L'Immoraliste est un récit d'André Gide publié en 1902. Il raconte l'inversion de la conscience morale survenue chez le héros à la suite d'une maladie et d'un retour à la santé qui bouleverse sa physiologie.

L'auteur l'a conçu comme le pendant d’un autre récit, La Porte étroite, qu’il a rédigé concurremment[1],[2].

Présentation générale[modifier | modifier le code]

Cette œuvre peut se lire dans une perspective autobiographique. De la même manière que le personnage découvre son corps au détour de la tuberculose, André Gide fait une découverte la même année, celle de son homosexualité. Il n'ose l'évoquer explicitement, c'est pourquoi il s'appuie sur les théories esthétiques symbolistes pour en faire une métaphore au travers du caractère allégorique de l'œuvre, donnant lieu également à la possibilité d'une multitude de lectures[3].

Résumé[modifier | modifier le code]

Un personnage rapporte la longue confidence que Michel, « l'immoraliste », a faite devant quelques amis. Érudit peu concerné par la chair, celui-ci a jadis épousé, sans réel amour, une femme dévouée, Marceline, qui éprouve pour lui des sentiments plus vifs.

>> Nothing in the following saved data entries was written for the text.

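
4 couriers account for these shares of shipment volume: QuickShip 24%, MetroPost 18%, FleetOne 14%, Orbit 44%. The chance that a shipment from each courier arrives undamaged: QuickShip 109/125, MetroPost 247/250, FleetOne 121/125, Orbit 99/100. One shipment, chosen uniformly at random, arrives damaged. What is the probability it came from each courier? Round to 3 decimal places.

Taking complements, P(damaged | each) = QuickShip 0.128, MetroPost 0.012, FleetOne 0.032, Orbit 0.01.
Prior × likelihood for each hypothesis:
  QuickShip: 0.24 × 0.128 = 0.03072
  MetroPost: 0.18 × 0.012 = 0.00216
  FleetOne: 0.14 × 0.032 = 0.00448
  Orbit: 0.44 × 0.01 = 0.0044
Normalizing constant = 0.04176.
P(QuickShip | damaged) = 0.03072/0.04176 ≈ 0.736
P(MetroPost | damaged) = 0.00216/0.04176 ≈ 0.052
P(FleetOne | damaged) = 0.00448/0.04176 ≈ 0.107
P(Orbit | damaged) = 0.0044/0.04176 ≈ 0.105
(Check: 0.736+0.052+0.107+0.105 = 1.000.)

QuickShip 0.736, MetroPost 0.052, FleetOne 0.107, Orbit 0.105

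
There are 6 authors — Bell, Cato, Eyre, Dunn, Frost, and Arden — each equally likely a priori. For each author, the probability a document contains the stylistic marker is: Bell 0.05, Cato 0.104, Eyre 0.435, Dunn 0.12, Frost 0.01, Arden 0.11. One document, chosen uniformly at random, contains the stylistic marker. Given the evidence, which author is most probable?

Eyre

Since the prior is uniform, the posterior is proportional to the likelihood:
  Bell: 0.05
  Cato: 0.104
  Eyre: 0.435
  Dunn: 0.12
  Frost: 0.01
  Arden: 0.11
Normalizing constant = 0.829.
Largest term belongs to Eyre, so Eyre is most probable.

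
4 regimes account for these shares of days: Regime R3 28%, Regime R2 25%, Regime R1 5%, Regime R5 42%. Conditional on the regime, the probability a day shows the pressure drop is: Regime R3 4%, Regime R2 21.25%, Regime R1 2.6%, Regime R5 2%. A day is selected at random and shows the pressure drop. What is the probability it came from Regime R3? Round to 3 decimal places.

0.151

Unnormalized posteriors (prior × likelihood):
  Regime R3: 0.28 × 0.04 = 0.0112
  Regime R2: 0.25 × 0.2125 = 0.053125
  Regime R1: 0.05 × 0.026 = 0.0013
  Regime R5: 0.42 × 0.02 = 0.0084
Total = 0.074025.
P(Regime R3 | evidence) = 0.0112 / 0.074025 ≈ 0.151.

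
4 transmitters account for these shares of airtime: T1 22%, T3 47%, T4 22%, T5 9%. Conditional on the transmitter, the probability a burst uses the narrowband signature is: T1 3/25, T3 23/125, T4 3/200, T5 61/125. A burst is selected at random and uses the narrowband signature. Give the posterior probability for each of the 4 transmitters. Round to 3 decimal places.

Compute prior × likelihood for every hypothesis:
  T1: 0.22 × 0.12 = 0.0264
  T3: 0.47 × 0.184 = 0.08648
  T4: 0.22 × 0.015 = 0.0033
  T5: 0.09 × 0.488 = 0.04392
Sum = 0.1601.
P(T1 | narrowband) = 0.0264/0.1601 ≈ 0.165
P(T3 | narrowband) = 0.08648/0.1601 ≈ 0.540
P(T4 | narrowband) = 0.0033/0.1601 ≈ 0.021
P(T5 | narrowband) = 0.04392/0.1601 ≈ 0.274

T1 0.165, T3 0.540, T4 0.021, T5 0.274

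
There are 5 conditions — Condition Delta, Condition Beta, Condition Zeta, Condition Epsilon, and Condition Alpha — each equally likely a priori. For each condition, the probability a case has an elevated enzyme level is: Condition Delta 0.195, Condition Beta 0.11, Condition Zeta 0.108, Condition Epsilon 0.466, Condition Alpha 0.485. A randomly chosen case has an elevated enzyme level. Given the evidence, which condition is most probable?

Condition Alpha

With a uniform prior (1/5 each), posterior ∝ likelihood:
  Condition Delta: 0.195
  Condition Beta: 0.11
  Condition Zeta: 0.108
  Condition Epsilon: 0.466
  Condition Alpha: 0.485
Total = 1.364.
Largest term belongs to Condition Alpha, so Condition Alpha is most probable.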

Au cours de leur voyage de noces en Afrique du Nord, il tombe gravement malade et lutte contre la mort à Biskra, en Algérie. La contemplation des jeunes garçons pleins de santé lui redonne le goût de la vie et il met toute sa volonté à guérir. Le convalescent est bientôt un homme neuf, attentif à son corps, au monde présent et sensuel qui l'entoure.

Dans un premier temps, en partie par reconnaissance pour les soins qu’elle lui a prodigués, Michel entoure Marceline d’affection et le couple file en Italie le parfait amour. Puis ils rentrent en France pour vivre en Normandie et à Paris, où Michel obtient une chaire au Collège de France. Il rencontre alors Ménalque, dont la philosophie, proche de ce qui est devenu la sienne, lui procure à la fois exaltation et irritation.

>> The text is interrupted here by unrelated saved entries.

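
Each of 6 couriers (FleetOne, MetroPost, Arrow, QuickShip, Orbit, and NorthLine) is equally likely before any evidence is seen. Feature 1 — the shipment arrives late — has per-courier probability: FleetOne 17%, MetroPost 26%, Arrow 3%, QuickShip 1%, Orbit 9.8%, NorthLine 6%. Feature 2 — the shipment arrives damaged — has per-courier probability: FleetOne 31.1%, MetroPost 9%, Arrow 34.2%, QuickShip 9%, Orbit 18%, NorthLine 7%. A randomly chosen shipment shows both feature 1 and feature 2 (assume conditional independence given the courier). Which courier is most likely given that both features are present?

FleetOne

Since the prior is uniform, the posterior is proportional to the likelihood:
  FleetOne: 0.17 × 0.311 = 0.05287
  MetroPost: 0.26 × 0.09 = 0.0234
  Arrow: 0.03 × 0.342 = 0.01026
  QuickShip: 0.01 × 0.09 = 0.0009
  Orbit: 0.098 × 0.18 = 0.01764
  NorthLine: 0.06 × 0.07 = 0.0042
Normalizing constant = 0.10927.
Largest term belongs to FleetOne, so FleetOne is most probable.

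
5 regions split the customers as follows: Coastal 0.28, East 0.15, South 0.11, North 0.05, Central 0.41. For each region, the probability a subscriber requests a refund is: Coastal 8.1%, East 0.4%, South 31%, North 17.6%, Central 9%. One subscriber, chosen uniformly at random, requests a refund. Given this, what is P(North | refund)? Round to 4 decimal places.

0.0854

By Bayes' rule, posterior ∝ prior × likelihood:
  Coastal: 0.28 × 0.081 = 0.02268
  East: 0.15 × 0.004 = 0.0006
  South: 0.11 × 0.31 = 0.0341
  North: 0.05 × 0.176 = 0.0088
  Central: 0.41 × 0.09 = 0.0369
Normalizing constant = 0.10308.
P(North | evidence) = 0.0088 / 0.10308 ≈ 0.0854.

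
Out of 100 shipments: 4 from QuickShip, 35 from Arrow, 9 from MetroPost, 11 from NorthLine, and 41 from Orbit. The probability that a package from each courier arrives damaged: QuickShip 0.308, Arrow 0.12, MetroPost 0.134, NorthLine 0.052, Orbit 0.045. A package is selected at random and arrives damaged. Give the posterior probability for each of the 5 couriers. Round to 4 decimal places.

By Bayes' rule, posterior ∝ prior × likelihood:
  QuickShip: 0.04 × 0.308 = 0.01232
  Arrow: 0.35 × 0.12 = 0.042
  MetroPost: 0.09 × 0.134 = 0.01206
  NorthLine: 0.11 × 0.052 = 0.00572
  Orbit: 0.41 × 0.045 = 0.01845
Sum = 0.09055.
P(QuickShip | damaged) = 0.01232/0.09055 ≈ 0.1361
P(Arrow | damaged) = 0.042/0.09055 ≈ 0.4638
P(MetroPost | damaged) = 0.01206/0.09055 ≈ 0.1332
P(NorthLine | damaged) = 0.00572/0.09055 ≈ 0.0632
P(Orbit | damaged) = 0.01845/0.09055 ≈ 0.2038

QuickShip 0.1361, Arrow 0.4638, MetroPost 0.1332, NorthLine 0.0632, Orbit 0.2038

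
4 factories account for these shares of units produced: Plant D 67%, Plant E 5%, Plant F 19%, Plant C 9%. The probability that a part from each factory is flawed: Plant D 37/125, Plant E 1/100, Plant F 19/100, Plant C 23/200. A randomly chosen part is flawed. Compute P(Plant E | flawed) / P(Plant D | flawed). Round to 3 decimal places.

Compute prior × likelihood for every hypothesis:
  Plant D: 0.67 × 0.296 = 0.19832
  Plant E: 0.05 × 0.01 = 0.0005
  Plant F: 0.19 × 0.19 = 0.0361
  Plant C: 0.09 × 0.115 = 0.01035
Total = 0.24527.
The ratio is 0.0005 / 0.19832 (the normalizer cancels) = 0.003.

0.003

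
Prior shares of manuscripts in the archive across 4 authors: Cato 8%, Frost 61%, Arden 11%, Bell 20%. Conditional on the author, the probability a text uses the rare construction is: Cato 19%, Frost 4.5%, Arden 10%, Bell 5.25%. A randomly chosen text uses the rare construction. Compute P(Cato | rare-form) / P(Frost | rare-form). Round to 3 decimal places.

0.554

By Bayes' rule, posterior ∝ prior × likelihood:
  Cato: 0.08 × 0.19 = 0.0152
  Frost: 0.61 × 0.045 = 0.02745
  Arden: 0.11 × 0.1 = 0.011
  Bell: 0.2 × 0.0525 = 0.0105
Total = 0.06415.
The ratio is 0.0152 / 0.02745 (the normalizer cancels) = 0.554.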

Marceline, enceinte, fait une fausse couche et demeure maladive. Au lieu de lui laisser le temps de guérir en Suisse, où ils se sont installés, Michel l’entraîne dans une fuite en avant qui les ramène à Biskra, avant un dernier voyage vers Touggourt. Là, Marceline meurt, d’épuisement, de délaissement et d’amertume. Michel y mène une vie désœuvrée, avant de demander à ses amis de l’en arracher.

Réception de l'œuvre[modifier | modifier le code]

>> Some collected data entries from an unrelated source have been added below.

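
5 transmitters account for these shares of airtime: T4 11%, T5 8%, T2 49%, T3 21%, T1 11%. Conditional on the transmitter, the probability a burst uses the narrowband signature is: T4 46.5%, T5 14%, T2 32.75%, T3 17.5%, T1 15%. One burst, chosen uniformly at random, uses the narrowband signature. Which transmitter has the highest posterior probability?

By Bayes' rule, posterior ∝ prior × likelihood:
  T4: 0.11 × 0.465 = 0.05115
  T5: 0.08 × 0.14 = 0.0112
  T2: 0.49 × 0.3275 = 0.160475
  T3: 0.21 × 0.175 = 0.03675
  T1: 0.11 × 0.15 = 0.0165
Sum = 0.276075.
Largest term belongs to T2, so T2 is most probable.

T2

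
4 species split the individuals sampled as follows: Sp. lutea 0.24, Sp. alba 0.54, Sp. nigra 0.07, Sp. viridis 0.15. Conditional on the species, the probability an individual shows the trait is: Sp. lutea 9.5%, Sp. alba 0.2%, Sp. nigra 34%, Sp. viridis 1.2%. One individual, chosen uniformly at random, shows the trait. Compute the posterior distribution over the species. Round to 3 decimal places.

Sp. lutea 0.461, Sp. alba 0.022, Sp. nigra 0.481, Sp. viridis 0.036

By Bayes' rule, posterior ∝ prior × likelihood:
  Sp. lutea: 0.24 × 0.095 = 0.0228
  Sp. alba: 0.54 × 0.002 = 0.00108
  Sp. nigra: 0.07 × 0.34 = 0.0238
  Sp. viridis: 0.15 × 0.012 = 0.0018
Total = 0.04948.
P(Sp. lutea | trait) = 0.0228/0.04948 ≈ 0.461
P(Sp. alba | trait) = 0.00108/0.04948 ≈ 0.022
P(Sp. nigra | trait) = 0.0238/0.04948 ≈ 0.481
P(Sp. viridis | trait) = 0.0018/0.04948 ≈ 0.036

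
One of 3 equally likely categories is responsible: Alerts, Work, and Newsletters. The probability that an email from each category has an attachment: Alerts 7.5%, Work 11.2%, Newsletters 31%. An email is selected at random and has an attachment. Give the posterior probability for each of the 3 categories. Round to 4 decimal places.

Since the prior is uniform, the posterior is proportional to the likelihood:
  Alerts: 0.075
  Work: 0.112
  Newsletters: 0.31
Sum = 0.497.
P(Alerts | attachment) = 0.075/0.497 ≈ 0.1509
P(Work | attachment) = 0.112/0.497 ≈ 0.2254
P(Newsletters | attachment) = 0.31/0.497 ≈ 0.6237

Alerts 0.1509, Work 0.2254, Newsletters 0.6237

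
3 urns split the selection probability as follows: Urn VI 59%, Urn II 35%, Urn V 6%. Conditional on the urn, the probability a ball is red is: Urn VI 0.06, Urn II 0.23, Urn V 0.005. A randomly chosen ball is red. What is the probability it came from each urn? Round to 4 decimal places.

Urn VI 0.3046, Urn II 0.6928, Urn V 0.0026

Unnormalized posteriors (prior × likelihood):
  Urn VI: 0.59 × 0.06 = 0.0354
  Urn II: 0.35 × 0.23 = 0.0805
  Urn V: 0.06 × 0.005 = 0.0003
Sum = 0.1162.
P(Urn VI | red) = 0.0354/0.1162 ≈ 0.3046
P(Urn II | red) = 0.0805/0.1162 ≈ 0.6928
P(Urn V | red) = 0.0003/0.1162 ≈ 0.0026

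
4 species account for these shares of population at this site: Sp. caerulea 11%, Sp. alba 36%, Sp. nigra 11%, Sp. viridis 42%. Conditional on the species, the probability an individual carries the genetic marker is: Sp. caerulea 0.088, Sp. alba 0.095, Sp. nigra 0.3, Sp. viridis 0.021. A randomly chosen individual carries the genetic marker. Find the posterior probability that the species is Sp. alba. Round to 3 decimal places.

0.399

By Bayes' rule, posterior ∝ prior × likelihood:
  Sp. caerulea: 0.11 × 0.088 = 0.00968
  Sp. alba: 0.36 × 0.095 = 0.0342
  Sp. nigra: 0.11 × 0.3 = 0.033
  Sp. viridis: 0.42 × 0.021 = 0.00882
Sum = 0.0857.
P(Sp. alba | evidence) = 0.0342 / 0.0857 ≈ 0.399.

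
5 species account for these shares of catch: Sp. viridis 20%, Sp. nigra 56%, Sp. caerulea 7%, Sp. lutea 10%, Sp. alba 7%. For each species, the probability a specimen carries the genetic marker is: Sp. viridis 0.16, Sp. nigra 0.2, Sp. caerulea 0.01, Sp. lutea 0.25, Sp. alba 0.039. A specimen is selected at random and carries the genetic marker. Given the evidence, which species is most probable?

Sp. nigra

Compute prior × likelihood for every hypothesis:
  Sp. viridis: 0.2 × 0.16 = 0.032
  Sp. nigra: 0.56 × 0.2 = 0.112
  Sp. caerulea: 0.07 × 0.01 = 0.0007
  Sp. lutea: 0.1 × 0.25 = 0.025
  Sp. alba: 0.07 × 0.039 = 0.00273
Total = 0.17243.
Largest term belongs to Sp. nigra, so Sp. nigra is most probable.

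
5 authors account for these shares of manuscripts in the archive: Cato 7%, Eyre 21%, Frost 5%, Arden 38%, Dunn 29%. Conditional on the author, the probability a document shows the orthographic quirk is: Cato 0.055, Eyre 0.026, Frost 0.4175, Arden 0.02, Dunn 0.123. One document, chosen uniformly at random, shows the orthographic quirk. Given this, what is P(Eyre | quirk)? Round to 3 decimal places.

0.074

By Bayes' rule, posterior ∝ prior × likelihood:
  Cato: 0.07 × 0.055 = 0.00385
  Eyre: 0.21 × 0.026 = 0.00546
  Frost: 0.05 × 0.4175 = 0.020875
  Arden: 0.38 × 0.02 = 0.0076
  Dunn: 0.29 × 0.123 = 0.03567
Total = 0.073455.
P(Eyre | evidence) = 0.00546 / 0.073455 ≈ 0.074.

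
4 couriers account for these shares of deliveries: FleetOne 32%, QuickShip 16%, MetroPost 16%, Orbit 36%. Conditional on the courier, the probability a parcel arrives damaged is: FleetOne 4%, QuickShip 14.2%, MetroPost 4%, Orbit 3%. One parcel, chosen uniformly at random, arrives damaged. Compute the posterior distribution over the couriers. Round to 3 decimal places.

FleetOne 0.243, QuickShip 0.431, MetroPost 0.121, Orbit 0.205

Compute prior × likelihood for every hypothesis:
  FleetOne: 0.32 × 0.04 = 0.0128
  QuickShip: 0.16 × 0.142 = 0.02272
  MetroPost: 0.16 × 0.04 = 0.0064
  Orbit: 0.36 × 0.03 = 0.0108
Total = 0.05272.
P(FleetOne | damaged) = 0.0128/0.05272 ≈ 0.243
P(QuickShip | damaged) = 0.02272/0.05272 ≈ 0.431
P(MetroPost | damaged) = 0.0064/0.05272 ≈ 0.121
P(Orbit | damaged) = 0.0108/0.05272 ≈ 0.205
(Check: 0.243+0.431+0.121+0.205 = 1.000.)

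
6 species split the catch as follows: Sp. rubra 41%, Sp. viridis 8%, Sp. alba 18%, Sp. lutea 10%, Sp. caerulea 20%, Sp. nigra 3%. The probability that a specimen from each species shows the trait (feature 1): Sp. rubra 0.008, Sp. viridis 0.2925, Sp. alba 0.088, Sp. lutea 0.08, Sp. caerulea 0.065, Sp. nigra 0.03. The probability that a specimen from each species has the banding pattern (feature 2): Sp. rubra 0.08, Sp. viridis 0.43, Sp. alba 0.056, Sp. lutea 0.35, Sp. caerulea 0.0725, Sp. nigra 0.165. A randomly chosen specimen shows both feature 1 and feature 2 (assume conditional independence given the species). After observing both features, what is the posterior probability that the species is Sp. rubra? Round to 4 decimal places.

0.0174

Compute prior × likelihood for every hypothesis:
  Sp. rubra: 0.41 × 0.008 × 0.08 = 0.0002624
  Sp. viridis: 0.08 × 0.2925 × 0.43 = 0.010062
  Sp. alba: 0.18 × 0.088 × 0.056 = 0.00088704
  Sp. lutea: 0.1 × 0.08 × 0.35 = 0.0028
  Sp. caerulea: 0.2 × 0.065 × 0.0725 = 0.0009425
  Sp. nigra: 0.03 × 0.03 × 0.165 = 0.0001485
Normalizing constant = 0.01510244.
P(Sp. rubra | evidence) = 0.0002624 / 0.01510244 ≈ 0.0174.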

L’œuvre paraît en 1902. André Gide est alors âgé de 33 ans, mais celui-ci est encore peu connu en dehors des milieux littéraires. Le livre reçoit un accueil plutôt positif, malgré l’aspect scabreux du récit. Gide se verra donner une réputation d’immoraliste au tournant d’un contresens autour de l’œuvre, ce qui ne déplaira pas pour autant à son auteur[4].

Elle recevra tout de même de vives critiques, de même que Les Caves du Vatican (1914) et les Faux-Monnayeurs qui suivent en 1925, notamment de Henri Massis et de Henri Béraud. Ils l'accusent inlassablement de pervertisseurs de la jeunesse, et jugent les sujets qu'ils abordent dans ses fictions de scabreux, tel que la pédérastie[5].

L'œuvre en détail[modifier | modifier le code]

Préface[modifier | modifier le code]

La préface est rédigée par André Gide lui-même, elle semble constituer une notice à la lecture de l’œuvre, « je donne ce livre pour ce qu’il vaut »[6].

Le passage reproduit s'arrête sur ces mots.